The 34th running of the race kicked off a weekend of Pride celebrations in New York City that the entire country seems to be joining in on, and the joy was evident from the starting horn.
Jason Fluegge, Race Director of the Pride Run and a member of Front Runners New York, said the event has grown every year since 2011—the first race he ever ran—and this year was a culmination.
“We were biting our fingernails yesterday not knowing how or when the decision would fall, but then the energy even at bib pickup was so much bigger,” Fluegge remarked. “People were saying, ‘I’m here! I’ve got to go buy a rainbow tutu and extra glitter!’”
Those rainbow supplies, by the way, were completely sold out around the city according to several runners’ anecdotes. Today’s event was indeed a celebration of so much more than running or NYC Pride.
“Yesterday, very, very significant statements were made and it’s one of those times where I feel very proud to be part of this democracy,” said Megan White of Queens.
“I run this race every single year—I would not miss it—but the whole city feels a little bit different today,” she continued. “People are smiling at each other a little bit more.
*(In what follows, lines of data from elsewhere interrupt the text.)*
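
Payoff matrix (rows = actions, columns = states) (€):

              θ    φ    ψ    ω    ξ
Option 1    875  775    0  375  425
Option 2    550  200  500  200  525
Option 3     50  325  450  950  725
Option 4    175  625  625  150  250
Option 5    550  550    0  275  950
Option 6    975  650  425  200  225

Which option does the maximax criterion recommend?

Row maxima: Option 1=875, Option 2=550, Option 3=950, Option 4=625, Option 5=950, Option 6=975
Best best-case = 975 → Option 6.

Option 6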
You feel it.”
“You look at people and they have smiles in their eyes; we’re all sharing the same agenda,” added Lucilla Rastelli, a Front Runners member for the last two years. “I see excitement, I see energy, I see a human spirit, a connection. It definitely made me run with a bigger smile.”
Of course, it was a race after all, and some runners, like Jason Kulig, unofficially the first man in a tutu to finish his five miles today, used the added spirit and emotion of the day to fuel a great performance.
“I had two gay roommates in college, my best friends, who have been fighting for this for a while. My last kick down the final 200 meters was just all that pent-up disappointment and anger that’s now been released,” he said.
Looking to continue the celebration past the finish line, Kulig added, “I think it’s going to be a great party, not just NYC Pride but across the U.S.”